For efficiency reasons, in this implementation, each arbitration thread constructs - during elaboration of the simulation - two local array of pointers (indexed by the input channel index) to access the LocalTime and ActivityStatus variables of the corresponding VCI initiators. To get this information, each arbitration thread uses the nb_transport_bw() function on all its VCI target ports, with a a dedicated value for the phase called soclib::tlmt::TLMT_INFO. The payload argument refers to the same tlmt_vci_transaction object as the two other phase values (soclib::tlmt::TLMT_CMD and soclib::tlmt::TLMT_RSP).
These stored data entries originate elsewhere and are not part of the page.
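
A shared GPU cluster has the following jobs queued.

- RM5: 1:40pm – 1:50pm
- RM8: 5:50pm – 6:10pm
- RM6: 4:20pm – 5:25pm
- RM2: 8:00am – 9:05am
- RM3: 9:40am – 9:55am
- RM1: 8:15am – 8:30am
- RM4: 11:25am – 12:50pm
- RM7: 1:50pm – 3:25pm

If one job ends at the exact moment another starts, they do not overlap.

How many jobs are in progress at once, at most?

Sort all start/end points and keep a running count:
8:00am start RM2 → 1
8:15am start RM1 → 2
8:30am end RM1 → 1
9:05am end RM2 → 0
9:40am start RM3 → 1
9:55am end RM3 → 0
11:25am start RM4 → 1
12:50pm end RM4 → 0
1:40pm start RM5 → 1
1:50pm end RM5 → 0
1:50pm start RM7 → 1
3:25pm end RM7 → 0
4:20pm start RM6 → 1
5:25pm end RM6 → 0
5:50pm start RM8 → 1
6:10pm end RM8 → 0
Peak is 2, at 8:15am (RM1, RM2).

2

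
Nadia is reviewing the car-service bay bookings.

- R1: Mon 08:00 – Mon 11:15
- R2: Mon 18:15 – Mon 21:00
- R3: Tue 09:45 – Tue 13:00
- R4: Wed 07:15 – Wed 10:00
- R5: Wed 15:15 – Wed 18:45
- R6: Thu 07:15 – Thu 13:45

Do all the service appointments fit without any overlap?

Yes

Sorted by start: R1, R2, R3, R4, R5, R6.
R2 starts after R1 ends, so nothing later overlaps R1 either.
R3 starts after R2 ends, so nothing later overlaps R2 either.
R4 starts after R3 ends, so nothing later overlaps R3 either.
R5 starts after R4 ends, so nothing later overlaps R4 either.
R6 starts after R5 ends.
Every pair is clear; the schedule has no overlaps.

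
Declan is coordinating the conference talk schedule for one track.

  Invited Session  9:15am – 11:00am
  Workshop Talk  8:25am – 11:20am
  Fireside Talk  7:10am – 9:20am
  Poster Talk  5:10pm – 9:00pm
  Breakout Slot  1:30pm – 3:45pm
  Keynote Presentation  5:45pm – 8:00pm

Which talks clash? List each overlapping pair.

Fireside Talk & Invited Session, Fireside Talk & Workshop Talk, Invited Session & Workshop Talk, Keynote Presentation & Poster Talk

Sorted by start: Fireside Talk, Workshop Talk, Invited Session, Breakout Slot, Poster Talk, Keynote Presentation.
Workshop Talk starts before Fireside Talk ends → Fireside Talk and Workshop Talk overlap.
Invited Session starts before Fireside Talk ends → Fireside Talk and Invited Session overlap.
Breakout Slot starts after Fireside Talk ends, so Fireside Talk has no further overlaps.
Invited Session starts before Workshop Talk ends → Workshop Talk and Invited Session overlap.
Breakout Slot starts after Workshop Talk ends, so Workshop Talk has no further overlaps.
Breakout Slot starts after Invited Session ends, so Invited Session has no further overlaps.
Poster Talk starts after Breakout Slot ends, so Breakout Slot has no further overlaps.
Keynote Presentation starts before Poster Talk ends → Poster Talk and Keynote Presentation overlap.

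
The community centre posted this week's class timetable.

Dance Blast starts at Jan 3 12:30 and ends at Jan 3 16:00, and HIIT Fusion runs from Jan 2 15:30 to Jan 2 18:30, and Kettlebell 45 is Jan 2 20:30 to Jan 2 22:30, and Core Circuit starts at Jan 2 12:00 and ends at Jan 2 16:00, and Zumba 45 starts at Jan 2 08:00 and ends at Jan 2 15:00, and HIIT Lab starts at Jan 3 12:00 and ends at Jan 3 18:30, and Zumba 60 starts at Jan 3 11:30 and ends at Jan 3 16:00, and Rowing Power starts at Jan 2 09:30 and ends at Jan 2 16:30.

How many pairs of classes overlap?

Two intervals overlap when each starts before the other ends.
Sorted by start: Zumba 45, Rowing Power, Core Circuit, HIIT Fusion, Kettlebell 45, Zumba 60, HIIT Lab, Dance Blast.
Rowing Power starts before Zumba 45 ends → Zumba 45 and Rowing Power overlap.
Core Circuit starts before Zumba 45 ends → Zumba 45 and Core Circuit overlap.
HIIT Fusion starts after Zumba 45 ends, so Zumba 45 has no further overlaps.
Core Circuit starts before Rowing Power ends → Rowing Power and Core Circuit overlap.
HIIT Fusion starts before Rowing Power ends → Rowing Power and HIIT Fusion overlap.
Kettlebell 45 starts after Rowing Power ends, so Rowing Power has no further overlaps.
HIIT Fusion starts before Core Circuit ends → Core Circuit and HIIT Fusion overlap.
Kettlebell 45 starts after Core Circuit ends, so Core Circuit has no further overlaps.
Kettlebell 45 starts after HIIT Fusion ends, so HIIT Fusion has no further overlaps.
Zumba 60 starts after Kettlebell 45 ends, so Kettlebell 45 has no further overlaps.
HIIT Lab starts before Zumba 60 ends → Zumba 60 and HIIT Lab overlap.
Dance Blast starts before Zumba 60 ends → Zumba 60 and Dance Blast overlap.
Dance Blast starts before HIIT Lab ends → HIIT Lab and Dance Blast overlap.
Overlapping pairs: Core Circuit & HIIT Fusion, Core Circuit & Rowing Power, Core Circuit & Zumba 45, Dance Blast & HIIT Lab, Dance Blast & Zumba 60, HIIT Fusion & Rowing Power, HIIT Lab & Zumba 60, Rowing Power & Zumba 45 — 8 in total.

8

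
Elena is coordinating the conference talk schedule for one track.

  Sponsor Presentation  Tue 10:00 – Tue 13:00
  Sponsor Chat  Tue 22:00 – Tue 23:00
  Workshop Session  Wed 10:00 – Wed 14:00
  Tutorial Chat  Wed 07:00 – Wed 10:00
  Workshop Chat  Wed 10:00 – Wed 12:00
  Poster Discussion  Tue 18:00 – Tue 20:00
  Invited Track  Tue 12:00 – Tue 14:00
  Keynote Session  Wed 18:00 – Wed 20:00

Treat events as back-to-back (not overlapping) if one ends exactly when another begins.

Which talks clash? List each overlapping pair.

Invited Track & Sponsor Presentation, Workshop Chat & Workshop Session

Two intervals overlap when each starts before the other ends.
Sorted by start: Sponsor Presentation, Invited Track, Poster Discussion, Sponsor Chat, Tutorial Chat, Workshop Chat, Workshop Session, Keynote Session.
Invited Track starts before Sponsor Presentation ends → Sponsor Presentation and Invited Track overlap.
Poster Discussion starts after Sponsor Presentation ends, so Sponsor Presentation has no further overlaps.
Poster Discussion starts after Invited Track ends, so Invited Track has no further overlaps.
Sponsor Chat starts after Poster Discussion ends, so Poster Discussion has no further overlaps.
Tutorial Chat starts after Sponsor Chat ends, so Sponsor Chat has no further overlaps.
Workshop Chat starts exactly when Tutorial Chat ends (back-to-back, no overlap), so Tutorial Chat has no further overlaps.
Workshop Session starts before Workshop Chat ends → Workshop Chat and Workshop Session overlap.
Keynote Session starts after Workshop Chat ends.
Keynote Session starts after Workshop Session ends.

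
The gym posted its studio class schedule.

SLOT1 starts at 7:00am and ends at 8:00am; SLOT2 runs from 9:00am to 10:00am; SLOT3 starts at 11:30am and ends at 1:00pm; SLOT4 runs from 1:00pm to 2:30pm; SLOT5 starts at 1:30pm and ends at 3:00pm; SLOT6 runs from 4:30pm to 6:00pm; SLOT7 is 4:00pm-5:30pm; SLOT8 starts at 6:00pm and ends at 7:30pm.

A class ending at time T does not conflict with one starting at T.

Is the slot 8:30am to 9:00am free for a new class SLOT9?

Yes — the slot is free

SLOT1: ends 8:00am at or before SLOT9 starts 8:30am → clear.
SLOT2: starts 9:00am at or after SLOT9 ends 9:00am → clear.
SLOT3: starts 11:30am at or after SLOT9 ends 9:00am → clear.
SLOT4: starts 1:00pm at or after SLOT9 ends 9:00am → clear.
SLOT5: starts 1:30pm at or after SLOT9 ends 9:00am → clear.
SLOT7: starts 4:00pm at or after SLOT9 ends 9:00am → clear.
SLOT6: starts 4:30pm at or after SLOT9 ends 9:00am → clear.
SLOT8: starts 6:00pm at or after SLOT9 ends 9:00am → clear.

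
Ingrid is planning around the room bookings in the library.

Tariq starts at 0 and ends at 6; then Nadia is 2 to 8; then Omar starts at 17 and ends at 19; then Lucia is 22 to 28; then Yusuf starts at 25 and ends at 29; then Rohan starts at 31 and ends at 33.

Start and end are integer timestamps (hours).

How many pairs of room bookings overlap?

Sorted by start: Tariq, Nadia, Omar, Lucia, Yusuf, Rohan.
Nadia starts before Tariq ends → Tariq and Nadia overlap.
Omar starts after Tariq ends — done with Tariq.
Omar starts after Nadia ends — done with Nadia.
Lucia starts after Omar ends — done with Omar.
Yusuf starts before Lucia ends → Lucia and Yusuf overlap.
Rohan starts after Lucia ends.
Rohan starts after Yusuf ends.
Overlapping pairs: Lucia & Yusuf, Nadia & Tariq — 2 in total.

2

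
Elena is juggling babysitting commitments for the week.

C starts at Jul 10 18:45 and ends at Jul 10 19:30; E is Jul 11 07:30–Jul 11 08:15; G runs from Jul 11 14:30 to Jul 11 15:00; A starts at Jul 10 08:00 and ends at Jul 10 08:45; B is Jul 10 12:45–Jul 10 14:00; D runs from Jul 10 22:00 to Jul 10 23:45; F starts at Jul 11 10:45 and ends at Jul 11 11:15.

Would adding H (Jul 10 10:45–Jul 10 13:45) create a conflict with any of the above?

Yes — it overlaps B

A: ends Jul 10 08:45 at or before H starts Jul 10 10:45 → clear.
B: starts Jul 10 12:45 before H ends Jul 10 13:45, and ends Jul 10 14:00 after H starts Jul 10 10:45 → overlap.
C: starts Jul 10 18:45 at or after H ends Jul 10 13:45 → clear.
D: starts Jul 10 22:00 at or after H ends Jul 10 13:45 → clear.
E: starts Jul 11 07:30 at or after H ends Jul 10 13:45 → clear.
F: starts Jul 11 10:45 at or after H ends Jul 10 13:45 → clear.
G: starts Jul 11 14:30 at or after H ends Jul 10 13:45 → clear.
H overlaps B.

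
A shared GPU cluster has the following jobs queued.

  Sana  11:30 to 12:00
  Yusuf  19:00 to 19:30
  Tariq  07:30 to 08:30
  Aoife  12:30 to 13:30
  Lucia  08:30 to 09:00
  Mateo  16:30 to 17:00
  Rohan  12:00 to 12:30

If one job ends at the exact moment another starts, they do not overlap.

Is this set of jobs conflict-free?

Yes

Sorted by start: Tariq, Lucia, Sana, Rohan, Aoife, Mateo, Yusuf.
Lucia starts exactly when Tariq ends (back-to-back, no overlap), so nothing later overlaps Tariq either.
Sana starts after Lucia ends, so nothing later overlaps Lucia either.
Rohan starts exactly when Sana ends (back-to-back, no overlap), so nothing later overlaps Sana either.
Aoife starts exactly when Rohan ends (back-to-back, no overlap), so nothing later overlaps Rohan either.
Mateo starts after Aoife ends, so nothing later overlaps Aoife either.
Yusuf starts after Mateo ends.
Every pair is clear; the schedule has no overlaps.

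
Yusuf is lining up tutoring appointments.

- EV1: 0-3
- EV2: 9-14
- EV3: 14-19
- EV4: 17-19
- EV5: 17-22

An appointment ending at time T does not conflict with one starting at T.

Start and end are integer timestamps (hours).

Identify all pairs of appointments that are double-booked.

EV3 & EV4, EV3 & EV5, EV4 & EV5

Sorted by start: EV1, EV2, EV3, EV4, EV5.
EV2 starts after EV1 ends — done with EV1.
EV3 starts exactly when EV2 ends (back-to-back, no overlap) — done with EV2.
EV4 starts before EV3 ends → EV3 and EV4 overlap.
EV5 starts before EV3 ends → EV3 and EV5 overlap.
EV5 starts before EV4 ends → EV4 and EV5 overlap.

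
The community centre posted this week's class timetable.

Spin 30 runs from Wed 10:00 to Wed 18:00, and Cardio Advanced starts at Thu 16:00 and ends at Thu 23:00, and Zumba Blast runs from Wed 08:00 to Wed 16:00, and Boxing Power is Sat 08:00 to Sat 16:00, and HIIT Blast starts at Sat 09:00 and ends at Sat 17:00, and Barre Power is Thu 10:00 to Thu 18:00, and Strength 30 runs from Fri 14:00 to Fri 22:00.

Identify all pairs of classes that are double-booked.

Barre Power & Cardio Advanced, Boxing Power & HIIT Blast, Spin 30 & Zumba Blast

Sorted by start: Zumba Blast, Spin 30, Barre Power, Cardio Advanced, Strength 30, Boxing Power, HIIT Blast.
Spin 30 starts before Zumba Blast ends → Zumba Blast and Spin 30 overlap.
Barre Power starts after Zumba Blast ends, so Zumba Blast has no further overlaps.
Barre Power starts after Spin 30 ends, so Spin 30 has no further overlaps.
Cardio Advanced starts before Barre Power ends → Barre Power and Cardio Advanced overlap.
Strength 30 starts after Barre Power ends, so Barre Power has no further overlaps.
Strength 30 starts after Cardio Advanced ends, so Cardio Advanced has no further overlaps.
Boxing Power starts after Strength 30 ends, so Strength 30 has no further overlaps.
HIIT Blast starts before Boxing Power ends → Boxing Power and HIIT Blast overlap.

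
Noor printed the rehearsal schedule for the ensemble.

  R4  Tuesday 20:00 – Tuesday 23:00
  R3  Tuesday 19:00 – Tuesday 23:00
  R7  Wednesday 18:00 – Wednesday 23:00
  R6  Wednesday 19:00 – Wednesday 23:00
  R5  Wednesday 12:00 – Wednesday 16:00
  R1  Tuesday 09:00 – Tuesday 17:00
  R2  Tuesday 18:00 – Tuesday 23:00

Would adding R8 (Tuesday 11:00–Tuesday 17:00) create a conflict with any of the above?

Yes — it overlaps R1

R1: starts Tuesday 09:00 before R8 ends Tuesday 17:00, and ends Tuesday 17:00 after R8 starts Tuesday 11:00 → overlap.
R2: starts Tuesday 18:00 at or after R8 ends Tuesday 17:00 → clear.
R3: starts Tuesday 19:00 at or after R8 ends Tuesday 17:00 → clear.
R4: starts Tuesday 20:00 at or after R8 ends Tuesday 17:00 → clear.
R5: starts Wednesday 12:00 at or after R8 ends Tuesday 17:00 → clear.
R7: starts Wednesday 18:00 at or after R8 ends Tuesday 17:00 → clear.
R6: starts Wednesday 19:00 at or after R8 ends Tuesday 17:00 → clear.
R8 overlaps R1.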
for (size_t i=0;i<m_nbinit;i++) {
    phase   = soclib::tlmt::TLMT_INFO;
    m_RspArbCmdRout[i]->p_vci->nb_transport_bw(payload, phase, rspTime);
    m_array[i].ActivityStatus = payload.get_activity_ptr();
    m_array[i].LocalTime = payload.get_local_time_ptr();	
}

As the net-list of the simulated platform mus be explicitely defined before constructing those LocalTime and ActivityStatus arrays, the vgmn hardware component provides an utility function fill_time_activity_arrays() that must be called in the SystemC top-cell, before starting the simulation.